Heather Cox Richardson

Randall asked a good question in his post wondering whether or not college and university professors are encouraged to improve their teaching. He has inspired me to blog about teaching issues in a more systematic way than I have before.

Today the topic that is consuming me is assessment. This is not a new obsession, either on my part or on that of the profession. We’ve talked about assessment for years. . . but what have we learned?

What, exactly, do we want our students to learn in our classes? Long ago, I figured out I should design my courses backward, identifying one key theme and several key developments that were students’ “takeaway” from a course. That seems to have worked (and I’ll write more on it in future).

But I’m still trying to figure out how to use assessments, especially exams, more intelligently that I do now. My brother, himself an educator who specializes in assessments, recently showed me this video (below), which—aside from being entertaining—tears apart the idea that traditional midterms and finals do anything useful in today’s world.

Shortly after watching the video, I happened to talk separately with two professors who use collaborative assignments and collaborative, open-book, take-home exams. They do this to emphasize that students should be learning the real-world skills of research and cooperation just as much—or more—than they learn facts. As one said,
facts in today’s world are at anyone’s fingertips . . . but people must know how to find them, and to use them intelligently. This is a skill we can teach more deliberately than we currently do.

These two people are from different universities and are in different fields, but both thought their experiment had generally worked well. One pointed out—as the video does—that the real world is not about isolation and memorization; it’s about cooperation to achieve a good result.
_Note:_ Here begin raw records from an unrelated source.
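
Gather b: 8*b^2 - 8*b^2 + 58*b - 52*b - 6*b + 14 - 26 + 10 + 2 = 0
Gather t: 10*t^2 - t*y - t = 10*t^2 + t*(-y - 1)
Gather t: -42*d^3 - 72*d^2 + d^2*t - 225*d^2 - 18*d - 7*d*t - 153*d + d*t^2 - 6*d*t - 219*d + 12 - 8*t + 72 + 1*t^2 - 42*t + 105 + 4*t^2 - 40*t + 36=-42*d^3 - 297*d^2 - 390*d + t^2*(d + 5) + t*(d^2 - 13*d - 90) + 225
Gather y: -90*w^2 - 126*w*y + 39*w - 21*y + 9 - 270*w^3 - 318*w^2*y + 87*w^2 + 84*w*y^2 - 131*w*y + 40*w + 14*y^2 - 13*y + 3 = -270*w^3 - 3*w^2 + 79*w + y^2*(84*w + 14) + y*(-318*w^2 - 257*w - 34) + 12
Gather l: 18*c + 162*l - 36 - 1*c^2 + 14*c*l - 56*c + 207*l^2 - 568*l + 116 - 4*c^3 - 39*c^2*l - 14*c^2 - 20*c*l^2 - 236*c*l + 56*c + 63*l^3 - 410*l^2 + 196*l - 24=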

The other said she had had doubts about the exercise because she had worried that all the students would get an “A.” Then she realized that it would, in fact, be excellent news if all her students had mastered the skills she thought were important. When she actually gave the take-home, collaborative assignment, though, she was surprised—and chagrined—to discover the same grade spread she had always seen on traditional exams. She also saw that some of her student groups had no idea how to answer some very basic questions, and that she would have to go back over the idea that history was not just dates, but was about significance and change.

And that is maybe the most important lesson. The collaborative exam revealed that there were major concepts that a number of students simply weren’t getting. So she can now go back and reiterate them.

I’m still mulling this over, but I do think I’ll experiment with collaborative assessment techniques. Historians have some advantages doing this that teachers in other fields don’t. We can ask students to identify the significance of certain events, to write essays, and to analyze problems. With the huge amount of good—and bad—information on the web in our field, though, we could also ask students to research a topic, then judge their ability to distinguish between legitimate and illegitimate sources (something that might have helped Joy Masoff when she was writing her Virginia history textbook).

As I’ve been thinking this over, a third colleague has inadvertently weighed in on it. He discovered students had cheated on a take-home exam, working together and then slightly changing each essay to make them look original. At least an assigned collaboration would eliminate the problem of unapproved collaboration!